You might be surprised to learn what seems like the best possible choice for the earth, your animal friends, and yourself, comes with a few caveats with regard to your oral health.
Can a Mindful Diet Be Bad for Your Teeth?
What could be better than eating a diet rich in fruits and vegetables? After all, every doctor seems to suggest we include more leafy greens and antioxidant-rich fruits into our diets.
As with everything, it depends on who you ask. Since we’re in the dental profession, and concerned about your teeth, that's the perspective we're going to examine.
There are three main concerns when a diet lacks meat and dairy: snacking, acid, and a lack of re-mineralizing food products. Let's take a look.
Some folks eat three square meals a day, while others prefer five to six to spread calories out more evenly.
Vegans and vegetarians, however usually find themselves snacking constantly to meet their body's need for energy.
And constant snacking is not good at all for your teeth.
The pH level in your oral cavity drops the moment food goes into your mouth. This creates a more acidic environment that wears down tooth enamel and provides a breeding ground for the bacteria that cause tooth decay.
For those of us who eat 3-6 meals a day, this setback is temporary, and only lasts for about a half hour beyond a meal.
For snackers, though, this acidic environment continues until all snacking ceases.
What further complicates this approach to eating is the type of food vegetarians and vegans (particularly raw vegans), are prone to snack on: carbohydrate-rich acidic fruit, or dry sticky fruits.
This double-whammy of a constantly acidic mouth from snacking doused with even more acid from fruit is a recipe for weak enamel and cavities.
To counter this effect, snack less, avoid sticky fruits, choose more firm, less-acidic fruits, chew gum with Xylitol, and keep a bottle of water nearby to continually rinse your mouth.
Also, don't rush to brush your teeth until a half hour after snacking. Doing so while the enamel is temporarily softened due to its acidic environment, can only make things worse.
You may also want to seek out more filling carbohydrate choices such as whole grains. Nuts, which can protect your teeth, can also be a good choice, and provide healthy fats your body needs.
A Lack of Re-mineralizing Foods
And that brings us to the final big hurdle for our vegan and vegetarian friends out there: the general absence of remineralizing foods.
Research suggests that meat, dairy, and seafood help teeth in two ways.
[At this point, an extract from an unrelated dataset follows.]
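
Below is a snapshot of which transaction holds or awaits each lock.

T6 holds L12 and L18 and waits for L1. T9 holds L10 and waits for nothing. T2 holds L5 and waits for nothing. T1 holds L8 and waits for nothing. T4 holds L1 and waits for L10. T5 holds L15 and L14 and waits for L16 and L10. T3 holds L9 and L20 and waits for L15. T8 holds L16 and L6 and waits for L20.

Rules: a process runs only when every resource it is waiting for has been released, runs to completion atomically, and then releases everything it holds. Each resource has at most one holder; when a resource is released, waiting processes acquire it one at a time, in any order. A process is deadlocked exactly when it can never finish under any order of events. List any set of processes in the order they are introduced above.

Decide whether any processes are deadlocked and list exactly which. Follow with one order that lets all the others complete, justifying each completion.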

They may counteract acidity in the mouth, and aid in the remineralization of teeth that have been demineralized in an acidic environment.
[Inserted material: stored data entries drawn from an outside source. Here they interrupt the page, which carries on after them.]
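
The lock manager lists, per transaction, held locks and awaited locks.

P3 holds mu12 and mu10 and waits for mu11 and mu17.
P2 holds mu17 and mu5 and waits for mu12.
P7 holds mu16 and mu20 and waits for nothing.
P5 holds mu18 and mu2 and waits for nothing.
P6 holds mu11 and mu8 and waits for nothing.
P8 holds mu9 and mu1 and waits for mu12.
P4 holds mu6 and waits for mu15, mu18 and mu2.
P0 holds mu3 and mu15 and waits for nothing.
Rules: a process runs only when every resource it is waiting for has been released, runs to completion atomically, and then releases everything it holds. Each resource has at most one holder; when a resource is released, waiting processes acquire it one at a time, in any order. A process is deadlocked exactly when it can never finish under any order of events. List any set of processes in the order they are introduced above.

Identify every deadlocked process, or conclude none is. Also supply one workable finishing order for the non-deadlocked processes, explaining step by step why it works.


Deadlocked: P3, P2 and P8.
Key observation: the wait chain closes on itself along P3 -> P2 -> P3; P8 waits into the deadlock from upstream.
A valid finishing order for the others: P7, P0, P6, P5, P4.
Walking it through:
  P7: no waits; runs immediately, freeing mu16 and mu20
  P0: no waits; runs immediately, freeing mu3 and mu15
  P6: no waits; runs immediately, freeing mu11 and mu8
  P5: no waits; runs immediately, freeing mu18 and mu2
  P4 waits on mu15, mu18 and mu2 — all released -> runs and releases mu6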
Meat-free dieters lack these beneficial side-effects of a more omnivorous meal plan.
That said, nuts, green leafy vegetables (without too much focus on spinach, which isn't good for your teeth), and sea vegetables can help with remineralization.
You may also wish to consider supplements that provide you with the proper balance of vitamins and minerals lacking in your diet. Doing so also ensures the proper absorption of all those great nutrients you are getting from your diet.
Consumption without absorption can defeat the goal of a healthy diet.
Maintaining healthy teeth is an important part of healthy living. That's why it is critical to understand how changes made to our diets affect our teeth.
Speak with your dentist and physician about your lifestyle choices and how to ensure a long and happy life –especially one that includes keeping all of your teeth!